My Russian studies are taking me slightly longer than I was originally intending, but with good reason. I really want to be able to understand the language. Now, I'm neither wanting to be able to write professionally in Russian, nor do I wish to carry on technical conversations that involve detailed vocabulary particular to a specific trade. However, I would like to have a true understanding of the words I learn.
If someone were to approach me on the street and say "excuse me young man, what is your name?" I would know exactly what they meant. Most people who learn a second language have to translate in their head. The same query in Russian would be "Извините молодой человек, чем Вас называют?" I don't want to be going in my mind "ok, 'Извините' is excuse me. 'молодой человек' is young man. 'Excuse me young man.' Ok, got it. 'чем' ..." If I were to do that it would take forever and the Russian asking my identity might think I rode the short bus to Москва (Moscow).

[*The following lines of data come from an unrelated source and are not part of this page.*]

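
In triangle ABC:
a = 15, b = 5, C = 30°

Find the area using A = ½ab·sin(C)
A = ½·a·b·sin(C) = ½·15·5·sin(30°)
sin(30°) ≈ 0.5
A ≈ ½·75·0.5 = 37.5·0.5 ≈ 18.75

Area = 18.75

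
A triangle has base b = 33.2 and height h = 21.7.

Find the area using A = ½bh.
A = ½·b·h = ½·33.2·21.7 = ½·720.44 = 360.22

Area = 360.22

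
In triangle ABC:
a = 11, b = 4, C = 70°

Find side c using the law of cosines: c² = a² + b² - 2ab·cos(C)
c² = 11² + 4² − 2·11·4·cos(70°)
cos(70°) ≈ 0.34202
c² ≈ 121 + 16 − 88·(0.34202) ≈ 137 − 30.0978 ≈ 106.902
c ≈ √106.902 ≈ 10.3394

c = 10.34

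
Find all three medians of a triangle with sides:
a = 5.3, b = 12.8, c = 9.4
Median formula: m_a = ½√(2b² + 2c² − a²) (and cyclically). a² = 28.09, b² = 163.84, c² = 88.36.
m_a = ½√(2·163.84 + 2·88.36 − 28.09) = ½√476.31 ≈ ½·21.8245 ≈ 10.9123
m_b = ½√(2·28.09 + 2·88.36 − 163.84) = ½√69.06 ≈ ½·8.31023 ≈ 4.15512
m_c = ½√(2·28.09 + 2·163.84 − 88.36) = ½√295.5 ≈ ½·17.1901 ≈ 8.59506

m_a = 10.91, m_b = 4.155, m_c = 8.595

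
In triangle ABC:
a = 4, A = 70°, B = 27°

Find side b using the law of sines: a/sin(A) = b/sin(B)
a/sin(A) = b/sin(B)  ⇒  b = a·sin(B)/sin(A) = 4·sin(27°)/sin(70°)
sin(27°) ≈ 0.45399, sin(70°) ≈ 0.939693
b ≈ 4·0.45399/0.939693 ≈ 1.81596/0.939693 ≈ 1.93251

b = 1.933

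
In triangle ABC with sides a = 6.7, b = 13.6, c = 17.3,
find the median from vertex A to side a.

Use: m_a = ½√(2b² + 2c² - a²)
m_a = ½√(2·13.6² + 2·17.3² − 6.7²) = ½√(2·184.96 + 2·299.29 − 44.89) = ½√(369.92 + 598.58 − 44.89) = ½√923.61
√923.61 ≈ 30.391, so m_a ≈ 15.1955

m_a = 15.2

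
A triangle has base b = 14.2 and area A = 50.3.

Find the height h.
A = ½·b·h  ⇒  h = 2A/b = 2·50.3/14.2 = 100.6/14.2 ≈ 7.08451

h = 7.085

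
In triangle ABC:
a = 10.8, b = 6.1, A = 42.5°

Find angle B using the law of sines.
a/sin(A) = b/sin(B)  ⇒  sin(B) = b·sin(A)/a = 6.1·sin(42.5°)/10.8
sin(42.5°) ≈ 0.67559
sin(B) ≈ 6.1·0.67559/10.8 ≈ 4.1211/10.8 ≈ 0.381583
B = arcsin(0.381583) ≈ 22.4318°
(Since b ≤ a we need B ≤ A, so the obtuse alternative 180° − 22.4318° ≈ 157.568° is rejected.)

B = 22.43°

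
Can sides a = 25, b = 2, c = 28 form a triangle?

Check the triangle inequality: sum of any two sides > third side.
a + b vs c: 25 + 2 = 27 ≤ 28  ✗
a + c vs b: 25 + 28 = 53 > 2  ✓
b + c vs a: 2 + 28 = 30 > 25  ✓

No: 25 + 2 = 27 is not > 28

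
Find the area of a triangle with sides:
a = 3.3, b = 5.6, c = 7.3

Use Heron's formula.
s = (3.3 + 5.6 + 7.3)/2 = 16.2/2 = 8.1
s − a = 4.8, s − b = 2.5, s − c = 0.8
s(s−a)(s−b)(s−c) = 8.1·4.8·2.5·0.8 ≈ 77.76
Area = √77.76 ≈ 8.81816

Area = 8.818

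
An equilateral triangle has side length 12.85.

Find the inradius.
r = Area/s with s the semi-perimeter.
Area = (√3/4)·12.85² = (√3/4)·165.1225 ≈ 0.433013·165.1225 ≈ 71.5001
s = 3·12.85/2 = 19.275
r ≈ 71.5001/19.275 ≈ 3.70948
(Equivalently r = side/(2√3) = 12.85/3.4641 ≈ 3.70948.)

r = 3.709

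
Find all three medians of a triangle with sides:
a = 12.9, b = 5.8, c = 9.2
Median formula: m_a = ½√(2b² + 2c² − a²) (and cyclically). a² = 166.41, b² = 33.64, c² = 84.64.
m_a = ½√(2·33.64 + 2·84.64 − 166.41) = ½√70.15 ≈ ½·8.37556 ≈ 4.18778
m_b = ½√(2·166.41 + 2·84.64 − 33.64) = ½√468.46 ≈ ½·21.6439 ≈ 10.822
m_c = ½√(2·166.41 + 2·33.64 − 84.64) = ½√315.46 ≈ ½·17.7612 ≈ 8.8806

m_a = 4.188, m_b = 10.82, m_c = 8.881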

So, that's what I'm doing in the evening. I will say that with the increased speed at which I can read Cyrillic, my progress is moving faster and faster. I've been neglecting my cultural reading and studies though because I find myself hungry for more language study. It's nice to have found something to capture my interest and keep me from thinking about work. To take this to it's logical conclusion, if I accomplish my goal of fluently understanding basic conversation in 6-7 languages I might end up combining all of them to speak Englussiarenchgermitallianish.